I fermi sono stati centinaia, fino a 400 secondo stime non ancora definitive diffuse dagli organizzatori. Mentre la polizia ne ha al momento confermati un centinaio. A essere presi di mira, giovani e anziani ‘colpevoli’ per lo più di aver esibito solo cartelli di sostegno nei confronti di Palestine Action.
Il gruppo ha presentato ricorso in tribunale contro il bando imposto dal governo e ha avuto di recente partita vinta in primo grado dinanzi all’Alta Corte di Londra, che ha dichiarato illegittima e sproporzionata il suo inserimento nella lista delle organizzazioni terroristiche: con una sentenza contro la quale l’esecutivo ha tuttavia presentato un ricorso attualmente pendente.

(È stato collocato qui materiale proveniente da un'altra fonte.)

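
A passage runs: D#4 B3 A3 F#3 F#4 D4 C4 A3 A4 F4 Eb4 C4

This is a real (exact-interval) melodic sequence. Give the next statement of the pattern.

C5 Ab4 Gb4 Eb4

Unit = 4 notes; the statements start on D#4, F#4, A4, moving up a 3rd each time.
So cell 4 is C5 Ab4 Gb4 Eb4.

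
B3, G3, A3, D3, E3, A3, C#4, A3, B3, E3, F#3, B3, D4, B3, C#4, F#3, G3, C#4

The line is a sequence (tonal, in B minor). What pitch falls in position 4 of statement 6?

With 6-note cells, note 4 of each statement runs D3, E3, F#3.
Each moves up a 2nd. Continuing: G3 → A3 → B3.

B3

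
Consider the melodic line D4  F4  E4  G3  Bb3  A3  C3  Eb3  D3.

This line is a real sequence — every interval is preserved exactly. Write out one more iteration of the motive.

F2 Ab2 G2

The 3-note cells begin on D4, G3, C3 — each down a 5th from the last.
From F2 the exact shape gives F2 Ab2 G2.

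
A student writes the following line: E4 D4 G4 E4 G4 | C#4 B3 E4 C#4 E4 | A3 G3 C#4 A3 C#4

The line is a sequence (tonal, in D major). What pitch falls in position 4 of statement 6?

Grouping in 5s, the 4th note of each cell is E4, C#4, A3.
Carrying that down a 3rd forward: F#3 → D3 → B2.

B2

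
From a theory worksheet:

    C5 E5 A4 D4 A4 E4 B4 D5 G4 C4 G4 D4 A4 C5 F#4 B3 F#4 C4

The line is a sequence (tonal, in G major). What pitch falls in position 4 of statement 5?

G3

The unit is 6 notes. Position-4 pitches of the 3 shown cells: D4, C4, B3.
Each moves down a 2nd. Continuing: A3 → G3.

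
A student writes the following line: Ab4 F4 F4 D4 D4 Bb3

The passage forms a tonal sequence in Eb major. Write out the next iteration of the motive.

Taking 2-note groups, the heads are Ab4, F4, D4: the pattern moves down a 3rd.
So cell 4 is Bb3 G3.

Bb3 G3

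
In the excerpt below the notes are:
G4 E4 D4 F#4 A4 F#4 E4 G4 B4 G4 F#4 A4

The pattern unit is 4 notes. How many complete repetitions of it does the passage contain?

3

12 notes in groups of 4 gives 12/4 = 3 statements.
Starts: G4, A4, B4 — each up a 2nd.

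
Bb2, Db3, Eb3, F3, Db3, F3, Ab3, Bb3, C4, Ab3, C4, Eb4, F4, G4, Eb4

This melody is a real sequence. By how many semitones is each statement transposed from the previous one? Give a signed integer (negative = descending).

7

Taking 5-note groups, the heads are Bb2, F3, C4: the pattern moves up a 5th.
Bb2 to F3 spans +7 semitones.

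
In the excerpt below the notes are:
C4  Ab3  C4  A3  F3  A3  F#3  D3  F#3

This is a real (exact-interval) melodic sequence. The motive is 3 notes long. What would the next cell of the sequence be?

D#3 B2 D#3

The 3-note cells begin on C4, A3, F#3 — each down a 3rd from the last.
From D#3 the exact shape gives D#3 B2 D#3.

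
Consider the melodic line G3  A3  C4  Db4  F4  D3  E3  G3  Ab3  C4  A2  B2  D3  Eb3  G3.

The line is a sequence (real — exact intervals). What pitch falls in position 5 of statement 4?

D3

With 5-note cells, note 5 of each statement runs F4, C4, G3.
From G3, down a 4th gives D3.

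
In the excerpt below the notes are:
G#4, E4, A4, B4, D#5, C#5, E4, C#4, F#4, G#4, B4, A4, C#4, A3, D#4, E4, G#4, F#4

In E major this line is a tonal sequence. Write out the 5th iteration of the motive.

F#3 D#3 G#3 A3 C#4 B3

Taking 6-note groups, the heads are G#4, E4, C#4: the pattern moves down a 3rd.
Extending down a 3rd: A3 → F#3.
From F#3 the diatonic shape gives F#3 D#3 G#3 A3 C#4 B3.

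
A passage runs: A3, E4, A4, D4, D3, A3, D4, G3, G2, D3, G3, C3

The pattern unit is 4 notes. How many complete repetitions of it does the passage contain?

3

12 notes in groups of 4 gives 12/4 = 3 statements.
Starts: A3, D3, G2 — each down a 5th.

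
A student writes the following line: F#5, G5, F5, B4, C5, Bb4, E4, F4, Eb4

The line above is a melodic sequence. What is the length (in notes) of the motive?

Try groups of 3 (3 cells in 9 notes):
F#5 G5 F5 | B4 C5 Bb4 | E4 F4 Eb4
Every group is a transposition down a 5th of the one before; no shorter unit works.

3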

Dopo quel verdetto, la Metropolitan Police aveva annunciato la fine degli arresti automatici di tutti i manifestanti pro-Palestine Action (eseguiti fino a circa 3000 nei mesi scorsi nei confronti di chiunque esibisse cartelli o slogan di solidarietà al gruppo in questione, pur senza farne parte). Successivamente questa direttiva è stata tuttavia ripristinata, a fronte del moltiplicarsi delle manifestazioni, sulla base del fatto che per ora il bando di Palestine Action non è stato formalmente revocato in attesa del giudizio d’appello sul ricorso governativo.
Una retromarcia che ha innescato la protesta di massa di oggi. Tutti i fermati, per quanto non siano membri del gruppo sotto tiro, restano al momento accusati ipso facto di violazione del Terrorism Act.
Il pugno di ferro (senza precedenti) su questo fenomeno, alimentato dalla massiccia mobilitazione di piazza dei mesi scorsi nel Regno contro i devastanti attacchi di Israele nella Striscia di Gaza, è stato oggetto di polemiche politiche della sinistra pacifista britannica, ma anche di esponenti liberali, di varie ong impegnate per i diritti umani e della stessa Onu. Polemiche rilanciate oggi in risposta a quello che i propoal definiscono un nuovo episodio “di repressione di massa contro la libertà di protesta”, denunciando l’atteggiamento sia del governo Starmer sia dei vertici della polizia.